The bullying and restraint policies are handed down and required by the Department of Education. The language in each of the policies was written by the Maine School Management Association, based on state legislation.
The new policy governing bullying contains several notable changes, including giving more attention to cyberbullying. The new policy also creates common investigation and reporting forms, discipline records, a defined intervention process and new administrative procedures.
The physical restraint policies are the culmination of years of work in the Legislature after a series in The Forecaster revealed physical restraint of students in Maine schools was being used frequently, in some cases violating existing policy.
The resulting changes adopted by the board Tuesday, are a compromise after initial proposed policies regarding restraint were seen as too restrictive on teachers and staff.
Previously, school workers were banned from physically escorting students. The new policy passed by the Legislature allows for brief physical restriction, and in specific circumstances, allows restraint and seclusion of students.

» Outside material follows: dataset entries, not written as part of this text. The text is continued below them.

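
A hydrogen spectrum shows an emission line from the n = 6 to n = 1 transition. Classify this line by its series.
Lyman series

The spectral series in hydrogen are named based on the final (lower) energy level:
- Lyman series: n_final = 1 (ultraviolet)
- Balmer series: n_final = 2 (visible/near-UV)
- Paschen series: n_final = 3 (infrared)
- Brackett series: n_final = 4 (infrared)
- Pfund series: n_final = 5 (far infrared)

Since this transition ends at n = 1, it belongs to the Lyman series.

For reference, this 6 → 1 line has photon energy
ΔE = 13.6057 eV × (1/1² - 1/6²) = 13.2277639 eV,
corresponding to wavelength λ = hc/ΔE = 1239.84 eV·nm / 13.2277639 eV = 93.73013 nm in the ultraviolet region.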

Teachers and staff can now also place a hand on a student’s back to guide them out of a situation were they could harm themselves or others.
Superintendent of Schools Barbara Powers said the compromise on the policy is welcomed and now enables staff to act more quickly using gentle restraint.
The most significant change to the middle school athletic policy is the institution of a “no-cut” policy.
Murry said the policy doesn’t change previous practices, only solidifies them.
“Now, if more kids want to play than there are teams available, we can make that happen so they can play,” he said, noting that the policy did not come about as a result of issues with students being cut from teams.
Essentially, the new policy gives the board the authority, if it’s warranted, to accommodate larger or additional teams and hire additional paid coaches.